Treasury Secretary Henry Paulson issued a solemn warning this week. He said public companies are going private at a record pace because of regulatory burdens like the Sarbanes-Oxley legislation, which could be damaging America's economic standing.
This is utter nonsense. If Paulson thinks public companies are going private because of regulations like Sarbanes-Oxley, he's either naive or doesn't want you to know the truth.
Companies that go private return to the public market within a few years. That's the whole point of these deals. When they go public again, their stock sells at a far higher price than what the equity firm that took them private originally paid for it. So the private partners, along with the CEO and other top executives, make a killing. Why else do you suppose private equity firms are raking in so much money? Why else do you think CEOs have been so eager to do these deals?

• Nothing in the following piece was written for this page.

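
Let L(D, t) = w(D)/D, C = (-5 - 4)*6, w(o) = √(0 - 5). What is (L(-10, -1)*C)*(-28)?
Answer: -756*I*√5/5 ≈ -338.09*I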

Sarbanes-Oxley has absolutely nothing to do with it. That law, remember, was put into place to regain the confidence of investors. Many of them were small investors who got clobbered when CEOs looted their companies by pumping up share prices with false accounting, and then cashing in their stock options before reality caught up. Enron was the tip of a huge iceberg.
That iceberg is still with us. In fact, public companies are restating financial results at a higher pace than ever before. And these aren't technicalities. The Securities and Exchange Commission reported last Friday that more than half these restatements are due to companies misapplying basic accounting rules or having the wrong data to begin with. Without Sarbanes-Oxley, investors would never know the truth.
Paulson says he's worried that Sarbanes-Oxley is causing public companies to go private. He's got it backwards. He ought to be worried about the real reason so many public companies are going private. It amounts to a new kind of CEO looting.
CEOs advise their directors and public shareholders that the private buyout is in the best interests of the company. Then after the public shareholders sell out to the private equity firm, the CEOs stay on. At this point the CEOs typically make fixes -- new products, additional job cuts, new deals with suppliers or distributors -- that increase company profits. The result is to drive share prices sharply up when the company goes public again.
Had the CEOs made these fixes before the private equity deal, the original shareholders would have benefited from the increase in the share price. By making the fixes after the deal is done, CEOs and their equity partners take all the booty for themselves.
It's a scam. CEOs shouldn't be allowed to advise their directors and shareholders that a pending buyout is in their best interests and then make a bundle off the deal. If they give any advice at all, they shouldn't be allowed to remain with the firm after it goes private.
If Paulson wants small investors to stay confident the market isn't rigged against them, he should not seek to weaken Sarbanes-Oxley. To the contrary, he should expand the law to prevent this new form of CEO looting.